Após a apresentação de defesa preliminar (fl. 51/52), o magistrado absolveu sumariamente o apelado dos delitos capitulados no artigo 171, caput, c/c artigo 14, inciso II e artigo 307 e 308, todos do Código Penal, sob os seguintes fundamentos:

Fato n. 1 - Quanto ao fato n. 1, o douto sentenciante lançou entendimento no sentido de que na mera utilização da CNH como se fosse própria não resta evidenciado o dolo genérico, aduzindo que a intenção do apelado estava voltada à obtenção de vantagem ilícita em detrimento alheio. Aduziu que o delito previsto no artigo 308 do Código Penal, constitui-se crime-meio que deve ser absorvido pelo crime-fim, no caso, o de estelionato na sua forma tentada, a teor do artigo 171, caput, c/c artigo 14, inciso, II, ambos do Código Penal, porquanto este crime é mais grave.

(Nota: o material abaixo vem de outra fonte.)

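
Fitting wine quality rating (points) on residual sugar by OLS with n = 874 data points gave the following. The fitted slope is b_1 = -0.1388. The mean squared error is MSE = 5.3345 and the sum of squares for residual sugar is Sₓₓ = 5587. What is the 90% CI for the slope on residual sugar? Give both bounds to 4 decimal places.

SE(b_1) = √(MSE/Sₓₓ) = √(5.3345/5587) = 0.0308999.
df = n − 2 = 872.
t* = t_{0.05, 872} = 1.646603.
Margin = t* × SE = 1.646603 × 0.0308999 = 0.050880.
CI: -0.1388 ± 0.050880 → (-0.1897, -0.0879).
With 90% confidence, each one-unit increase in residual sugar is associated with a change of between -0.1897 and -0.0879 points in wine quality rating.

(-0.1897, -0.0879)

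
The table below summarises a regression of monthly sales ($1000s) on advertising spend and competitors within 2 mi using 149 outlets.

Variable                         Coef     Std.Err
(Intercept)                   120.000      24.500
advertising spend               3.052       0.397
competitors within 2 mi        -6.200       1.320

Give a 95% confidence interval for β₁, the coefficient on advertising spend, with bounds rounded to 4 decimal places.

(2.2674, 3.8366)

Read off: b = 3.052, SE = 0.397 for advertising spend.
df = n − k − 1 = 149 − 2 − 1 = 146.
t* = t_{0.025, 146} = 1.976346.
Margin = t* × SE = 1.976346 × 0.397 = 0.784609.
CI: 3.052 ± 0.784609 → (2.2674, 3.8366).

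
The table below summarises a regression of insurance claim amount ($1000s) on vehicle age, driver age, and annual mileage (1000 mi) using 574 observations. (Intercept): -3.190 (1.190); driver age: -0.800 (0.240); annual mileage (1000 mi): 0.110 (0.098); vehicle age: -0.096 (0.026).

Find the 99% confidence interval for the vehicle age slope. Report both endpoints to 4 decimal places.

Read off: b = -0.096, SE = 0.026 for vehicle age.
df = n − k − 1 = 574 − 3 − 1 = 570.
t* = t_{0.005, 570} = 2.584482.
Margin = t* × SE = 2.584482 × 0.026 = 0.067197.
CI: -0.096 ± 0.067197 → (-0.1632, -0.0288).

(-0.1632, -0.0288)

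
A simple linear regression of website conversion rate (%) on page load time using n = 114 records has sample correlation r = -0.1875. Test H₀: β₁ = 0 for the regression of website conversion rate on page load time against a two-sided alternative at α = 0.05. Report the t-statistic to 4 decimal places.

t = -2.0201

t = r·√(n − 2)/√(1 − r²) = -0.1875·√112/√0.964844 = -2.0201.
df = n − 2 = 112.
Two-sided p ≈ 0.0458, which is < 0.05, so reject H₀.
There is evidence of a linear association between page load time and website conversion rate.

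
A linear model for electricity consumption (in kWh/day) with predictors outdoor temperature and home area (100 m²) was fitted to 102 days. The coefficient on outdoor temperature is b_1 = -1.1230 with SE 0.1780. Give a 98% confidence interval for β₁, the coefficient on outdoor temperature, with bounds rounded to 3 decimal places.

df = n − k − 1 = 102 − 2 − 1 = 99.
t* = t_{0.01, 99} = 2.364606.
Margin = t* × SE = 2.364606 × 0.1780 = 0.42090.
CI: -1.1230 ± 0.42090 → (-1.544, -0.702).
With 98% confidence, each one-unit increase in outdoor temperature is associated with a change of between -1.544 and -0.702 kWh/day in electricity consumption, holding the other predictors fixed.

(-1.544, -0.702)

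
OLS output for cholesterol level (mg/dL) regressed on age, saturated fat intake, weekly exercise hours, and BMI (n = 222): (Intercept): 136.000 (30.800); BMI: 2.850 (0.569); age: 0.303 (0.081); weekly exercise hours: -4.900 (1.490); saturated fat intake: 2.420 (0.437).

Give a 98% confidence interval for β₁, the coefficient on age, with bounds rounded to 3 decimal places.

(0.113, 0.493)

Read off: b = 0.303, SE = 0.081 for age.
df = n − k − 1 = 222 − 4 − 1 = 217.
t* = t_{0.01, 217} = 2.343655.
Margin = t* × SE = 2.343655 × 0.081 = 0.18984.
CI: 0.303 ± 0.18984 → (0.113, 0.493).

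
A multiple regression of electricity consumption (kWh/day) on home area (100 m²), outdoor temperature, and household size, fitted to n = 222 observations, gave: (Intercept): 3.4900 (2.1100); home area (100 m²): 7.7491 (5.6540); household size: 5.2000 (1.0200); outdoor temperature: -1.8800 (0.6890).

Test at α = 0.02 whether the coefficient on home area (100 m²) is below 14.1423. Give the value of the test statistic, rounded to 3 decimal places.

t = -1.131

Read off: b = 7.7491, SE = 5.6540 for home area (100 m²).
H₀: β₁ = 14.1423 vs H₁: β₁ < 14.1423.
t = (7.7491 − 14.1423) / 5.6540 = -1.131.
df = n − k − 1 = 222 − 3 − 1 = 218.
One-sided p ≈ 0.1297, which is ≥ 0.02, so fail to reject H₀.
The data do not give significant evidence that the true slope on home area (100 m²) is below 14.1423 kWh/day per unit, holding the other predictors fixed.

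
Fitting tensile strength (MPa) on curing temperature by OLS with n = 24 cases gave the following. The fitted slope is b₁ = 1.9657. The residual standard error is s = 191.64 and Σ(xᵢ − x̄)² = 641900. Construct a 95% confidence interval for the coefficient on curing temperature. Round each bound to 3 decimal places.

SE(b₁) = s/√Sₓₓ = 191.64/√641900 = 0.239195.
df = n − 2 = 22.
t* = t_{0.025, 22} = 2.073873.
Margin = t* × SE = 2.073873 × 0.239195 = 0.49606.
CI: 1.9657 ± 0.49606 → (1.470, 2.462).
With 95% confidence, each one-unit increase in curing temperature is associated with a change of between 1.470 and 2.462 MPa in tensile strength.

(1.470, 2.462)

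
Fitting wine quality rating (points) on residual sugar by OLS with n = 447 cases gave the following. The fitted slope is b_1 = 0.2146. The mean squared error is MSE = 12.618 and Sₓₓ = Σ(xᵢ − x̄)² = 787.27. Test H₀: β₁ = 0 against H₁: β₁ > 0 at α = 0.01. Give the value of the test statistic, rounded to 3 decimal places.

SE(b_1) = √(MSE/Sₓₓ) = √(12.618/787.27) = 0.1266.
t = 0.2146 / 0.1266 = 1.695.
df = n − 2 = 445.
One-sided p ≈ 0.0454, which is ≥ 0.01, so fail to reject H₀.
The data do not give significant evidence that the true slope on residual sugar is positive.

t = 1.695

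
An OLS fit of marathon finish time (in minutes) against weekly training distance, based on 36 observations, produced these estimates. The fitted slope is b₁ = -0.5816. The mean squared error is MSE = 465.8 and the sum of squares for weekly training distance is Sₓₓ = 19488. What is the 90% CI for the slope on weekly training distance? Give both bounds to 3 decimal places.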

Neste ponto, imperioso salientar que o douto magistrado a quo asseverou que as diligências e cautelas tomadas pelos funcionários da vítima, pessoa jurídica, acarretaram que o crime-fim, e mais grave, o de estelionato, sequer teve início, uma vez que o apelado não passou da fase de atos preparatórios para o crime.

A propósito disso, insurgiu-se a acusação, alegando que o apelado confessou a prática do crime previsto no artigo 308 do Código Penal, bem como que as testemunhas de acusação deixaram clara a perpetração criminosa por parte do ora apelado, de modo que não há falar em absorção deste crime pelo estelionato, uma "vez que, como mencionou o próprio apelado, encontrou o documento de Idinilson Jorge Vicari no início do ano de 2009 e não o devolveu para o proprietário 'por que diz que como não tinha CNH e possuía uma moto, resolveu segurar esse documento' (fl.5), restando evidente que a potencialidade lesiva do crime não exauriu com o estelionato, sendo possível que o apelado utilizasse referido documento em outras práticas delitivas." (fl. 120).

Referente à insurgência ministerial contida neste ponto, impende rememorar que o fato de o ora apelado confessar que portava o referido documento desde 2009 e, inclusive, ter dado a entender que dele se utilizava para trafegar com sua moto, já que ele não tinha uma CNH própria, em nada interfere na averiguação da materialidade e autoria dos crimes em enfrentamento nestes autos.

Ademais, a possibilidade de o ora apelado utilizar-se deste documento para o cometimento de outros crimes, conforme assevera o representante do Mistério Público, em nada pode influenciar na situação fática dos crimes em análise, quiçá servir de fundamento para condenar o ora apelado, uma vez que o Direito Penal não se presta à mera possibilidade, mas a prova cabal e indubitável da materialidade e da autoria.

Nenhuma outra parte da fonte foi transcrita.